The Inside Edge
If you are thinking about doing some major renovations in your home that require a sledgehammer and a party wall, then it might be wise to know a little bit about the Party Wall Act and the legislation that determines what you can and can’t do within your home.
The Party Wall Act 1996 actually came into force in 1997 and comes into effect if somebody is planning on completing works on a relevant structure. The term ‘party wall’ doesn’t always mean the wall between two semi-detached properties. It covers the following instances:
A wall forming part of only one building but which is on the boundary line between two (or more) properties.
A wall which is common to two (or more) properties, this includes where someone built a wall and a neighbour subsequent built something butting up to it.
A garden wall, where the wall is astride the boundary line (or butts up against it) and is used to separate the properties but is not part of any building.
Floors and ceilings of flats etc.
Excavation near to a neighbouring property.
As with any DIY or major projects that might affect your neighbours, the polite thing to do is to let them know what you plan to do in the hope of reaching a friendly and amicable agreement. Resorting to mentioning or enforcing the law should be the last thing on your mind in the early stages of planning. Even if the work requires a notice to be served, it’s always best to informally discuss what you intend to do and to consider any comments or reservations your neighbours might have. Friendly discussions at this stage might cause you to rethink your plans and amend them before serving a notice.
What party wall works don’t need permission?
There are many minor works that can be carried out to party walls without any notice being served or permission being granted. Typically, this type of work includes:
Putting up shelves and wall units
Electrical rewiring works
What party wall works do need permission?
The Party Wall Act was enforced to ensure that all work that might have an effect on the structural support and strength of a party wall or that might cause damage to a neighbouring property, be notified. A good rule of thumb if you are not sure what effect works might have is to seek advice from your local Building Control Office or a professional architect or surveyor.

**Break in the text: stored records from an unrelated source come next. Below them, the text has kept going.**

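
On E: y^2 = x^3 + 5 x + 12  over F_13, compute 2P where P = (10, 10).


Doubling: s = (3 x1^2 + a) / (2 y1)
s = (3*10^2 + 5) / (2*10) mod 13 = 12
x3 = s^2 - 2 x1 mod 13 = 12^2 - 2*10 = 7
y3 = s (x1 - x3) - y1 mod 13 = 12 * (10 - 7) - 10 = 0

2P = (7, 0)


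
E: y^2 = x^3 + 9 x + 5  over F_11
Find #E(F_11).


For each x in F_11, count y with y^2 = x^3 + 9 x + 5 mod 11:
  x = 0: RHS = 5, y in [4, 7]  -> 2 point(s)
  x = 1: RHS = 4, y in [2, 9]  -> 2 point(s)
  x = 2: RHS = 9, y in [3, 8]  -> 2 point(s)
  x = 3: RHS = 4, y in [2, 9]  -> 2 point(s)
  x = 6: RHS = 0, y in [0]  -> 1 point(s)
  x = 7: RHS = 4, y in [2, 9]  -> 2 point(s)
  x = 9: RHS = 1, y in [1, 10]  -> 2 point(s)
Affine points: 13. Add the point at infinity: total = 14.

#E(F_11) = 14


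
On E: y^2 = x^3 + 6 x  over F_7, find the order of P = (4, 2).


Compute successive multiples of P until we hit O:
  1P = (4, 2)
  2P = (1, 0)
  3P = (4, 5)
  4P = O

ord(P) = 4


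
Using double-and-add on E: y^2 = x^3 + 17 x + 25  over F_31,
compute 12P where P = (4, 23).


k = 12 = 1100_2 (binary, LSB first: 0011)
Double-and-add from P = (4, 23):
  bit 0 = 0: acc unchanged = O
  bit 1 = 0: acc unchanged = O
  bit 2 = 1: acc = O + (15, 11) = (15, 11)
  bit 3 = 1: acc = (15, 11) + (3, 17) = (21, 23)

12P = (21, 23)


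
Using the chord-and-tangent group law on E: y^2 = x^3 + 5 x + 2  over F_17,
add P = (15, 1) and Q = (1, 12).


P != Q, so use the chord formula.
s = (y2 - y1) / (x2 - x1) = (11) / (3) mod 17 = 15
x3 = s^2 - x1 - x2 mod 17 = 15^2 - 15 - 1 = 5
y3 = s (x1 - x3) - y1 mod 17 = 15 * (15 - 5) - 1 = 13

P + Q = (5, 13)


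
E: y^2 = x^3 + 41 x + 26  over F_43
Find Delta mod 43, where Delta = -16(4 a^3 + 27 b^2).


4 a^3 + 27 b^2 = 4*41^3 + 27*26^2 = 275684 + 18252 = 293936
Delta = -16 * (293936) = -4702976
Delta mod 43 = 20

Delta = 20 (mod 43)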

You must serve a notice if you plan to carry out any of the following works:
To demolish and/or rebuild a party wall
To increase the height or thickness of a party wall
Insertion of a damp proof coarse (either chemical injection or a physical dpc)
Cutting into the party wall to take load bearing beams
Underpinning a party wall
Excavations within 3 metres of a neighbouring building where the excavation will go below the bottom of the foundations of the neighbouring building
Excavations within 6 metres of a neighbouring building where the excavation will go below a line drawn 45° downwards from the bottom of the foundations of the neighbouring building
Serving a Notice
Once you are sure that the work you intend to carry out falls under the Party Wall Act, it’s time to arrange a notice to be served. This must be issued to all affected neighbouring parties. The notice must include the following information:
The owners of the property undertaking the work
The address of the property
The names of all the owners of the adjoining property
A description of the proposed work, usually a single line giving a brief description
The proposed start date for the work
A clear statement that the notice is being served under The Party Wall etc Act 1996
The date the notice is being served
If the notice is for excavation work, then a drawing showing the position and depth of the excavation must be included
The process of serving a notice under the Party Wall Act is as follows:
The person intending to complete the works must serve a written notice on the neighbours or owners of the adjoining property no less than two month before the intended work is due to comments. All neighbouring parties must be informed. Each neighbouring party then has 14 days to respond in writing giving consent or showing dissent – if a party chooses to do nothing within 14 days then the notice will be automatically put into dispute. No work may commence until all neighbouring parties have agreed in writing.
So, if you’re planning on knocking down a party wall or arranging underpinning, you’ll need to consider the Party Wall Act and everything it contains. Being on side with your neighbours is going to help a great deal with the notice process and will hopefully help you to achieve project completion with no problems.